Ses personnages, ces trois physiciens aliénés et enfermés dans un asile, tous meurtriers, avérés ou en devenir, laissent planer le doute sur la réponse à cette question.
Comment s'appelle le premier assassin? Herbert G. Beutler. Oui, mais il se prend pour Newton. Mais non! Finalement, il pense être Einstein. Tu n'as rien compris! C'est un espion, sa véritable identité est Alec J. Kilton. Aaaaaaah! Et moi, quel est mon nom? C'est peut-être le lecteur qui finit par perdre la tête. Dürrenmatt voulait amener ses spectateurs à réfléchir. C’est réussi !
Sous une apparente légèreté, avec son brio pour la caricature et le grotesque, Dürrenmatt nous expose une vraie problématique : un chercheur est-il responsable de l’utilisation de ses découvertes, le tout sur fond de Guerre Froide. L’auteur laisse ses personnages s’empêtrer dans des situations absurdes, aller jusqu’au crime et leur donne l’illusion du choix : celui d’une sortie honorable.
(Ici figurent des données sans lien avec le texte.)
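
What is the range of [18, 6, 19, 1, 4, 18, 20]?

19

Step 1: Identify the maximum value: max = 20
Step 2: Identify the minimum value: min = 1
Step 3: Range = max - min = 20 - 1 = 19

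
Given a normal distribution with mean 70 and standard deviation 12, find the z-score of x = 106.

3

Step 1: Recall the z-score formula: z = (x - mu) / sigma
Step 2: Substitute values: z = (106 - 70) / 12
Step 3: z = 36 / 12 = 3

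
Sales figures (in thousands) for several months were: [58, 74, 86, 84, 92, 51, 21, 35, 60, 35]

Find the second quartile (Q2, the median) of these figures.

59

Step 1: Sort the data: [21, 35, 35, 51, 58, 60, 74, 84, 86, 92]
Step 2: n = 10
Step 3: Q2 is the median. Since n is even, it is the average of the values at positions 5 and 6:
  Q2 = (58 + 60) / 2 = 59
Step 4: Q2 = 59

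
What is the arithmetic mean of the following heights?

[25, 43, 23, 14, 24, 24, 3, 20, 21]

21.8889

Step 1: Sum all values: 25 + 43 + 23 + 14 + 24 + 24 + 3 + 20 + 21 = 197
Step 2: Count the number of values: n = 9
Step 3: Mean = sum / n = 197 / 9 = 21.8889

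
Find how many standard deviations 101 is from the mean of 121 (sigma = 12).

-1.6667

Step 1: Recall the z-score formula: z = (x - mu) / sigma
Step 2: Substitute values: z = (101 - 121) / 12
Step 3: z = -20 / 12 = -1.6667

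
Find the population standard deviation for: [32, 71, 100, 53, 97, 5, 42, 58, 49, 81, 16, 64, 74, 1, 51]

29.2107

Step 1: Compute the mean: 52.9333
Step 2: Sum of squared deviations from the mean: 12798.9333
Step 3: Population variance = 12798.9333 / 15 = 853.2622
Step 4: Standard deviation = sqrt(853.2622) = 29.2107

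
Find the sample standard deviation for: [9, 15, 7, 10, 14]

3.3912

Step 1: Compute the mean: 11
Step 2: Sum of squared deviations from the mean: 46
Step 3: Sample variance = 46 / 4 = 11.5
Step 4: Standard deviation = sqrt(11.5) = 3.3912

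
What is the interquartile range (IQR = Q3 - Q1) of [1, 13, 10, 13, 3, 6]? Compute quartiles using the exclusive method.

10.5

Step 1: Sort the data: [1, 3, 6, 10, 13, 13]
Step 2: n = 6
Step 3: Using the exclusive quartile method:
  Q1 = 2.5
  Q2 (median) = 8
  Q3 = 13
  IQR = Q3 - Q1 = 13 - 2.5 = 10.5
Step 4: IQR = 10.5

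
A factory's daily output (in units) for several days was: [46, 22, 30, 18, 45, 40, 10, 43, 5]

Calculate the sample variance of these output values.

246.1944

Step 1: Compute the mean: (46 + 22 + 30 + 18 + 45 + 40 + 10 + 43 + 5) / 9 = 28.7778
Step 2: Compute squared deviations from the mean:
  (46 - 28.7778)^2 = 296.6049
  (22 - 28.7778)^2 = 45.9383
  (30 - 28.7778)^2 = 1.4938
  (18 - 28.7778)^2 = 116.1605
  (45 - 28.7778)^2 = 263.1605
  (40 - 28.7778)^2 = 125.9383
  (10 - 28.7778)^2 = 352.6049
  (43 - 28.7778)^2 = 202.2716
  (5 - 28.7778)^2 = 565.3827
Step 3: Sum of squared deviations = 1969.5556
Step 4: Sample variance = 1969.5556 / 8 = 246.1944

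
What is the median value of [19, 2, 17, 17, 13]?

17

Step 1: Sort the data in ascending order: [2, 13, 17, 17, 19]
Step 2: The number of values is n = 5.
Step 3: Since n is odd, the median is the middle value at position 3: 17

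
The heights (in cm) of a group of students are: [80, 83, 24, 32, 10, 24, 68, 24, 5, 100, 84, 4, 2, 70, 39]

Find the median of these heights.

32

Step 1: Sort the data in ascending order: [2, 4, 5, 10, 24, 24, 24, 32, 39, 68, 70, 80, 83, 84, 100]
Step 2: The number of values is n = 15.
Step 3: Since n is odd, the median is the middle value at position 8: 32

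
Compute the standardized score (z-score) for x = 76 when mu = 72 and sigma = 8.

0.5

Step 1: Recall the z-score formula: z = (x - mu) / sigma
Step 2: Substitute values: z = (76 - 72) / 8
Step 3: z = 4 / 8 = 0.5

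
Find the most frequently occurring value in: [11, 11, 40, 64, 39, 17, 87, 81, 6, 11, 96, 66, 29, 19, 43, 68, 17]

11

Step 1: Count the frequency of each value:
  6: appears 1 time(s)
  11: appears 3 time(s)
  17: appears 2 time(s)
  19: appears 1 time(s)
  29: appears 1 time(s)
  39: appears 1 time(s)
  40: appears 1 time(s)
  43: appears 1 time(s)
  64: appears 1 time(s)
  66: appears 1 time(s)
  68: appears 1 time(s)
  81: appears 1 time(s)
  87: appears 1 time(s)
  96: appears 1 time(s)
Step 2: The value 11 appears most frequently (3 times).
Step 3: Mode = 11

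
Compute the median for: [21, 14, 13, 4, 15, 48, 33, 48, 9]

15

Step 1: Sort the data in ascending order: [4, 9, 13, 14, 15, 21, 33, 48, 48]
Step 2: The number of values is n = 9.
Step 3: Since n is odd, the median is the middle value at position 5: 15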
Qu’ils sont satisfaits d’eux-mêmes, nos scientifiques, persuadés d’avoir pris la seule décision raisonnable. Ils n’ont pas « tué », ils ont « sacrifié » leurs infirmières pour préserver le monde. La pièce pourrait s’arrêter là. Mais c’est mal connaître notre Friedrich. Voilà qu’en quelques phrases, il balaie tout. C’en est presque jouissif.
Eux qui ne vivaient que pour la science, pour qui tout doit avoir un sens, réalisent qu’ils ont été manipulés, que leurs actes ont été vains. Le choix leur est désormais interdit.
Ne s’agirait-il pas de ce dénouement, « le pire possible », que l’auteur affectionnait tant ?...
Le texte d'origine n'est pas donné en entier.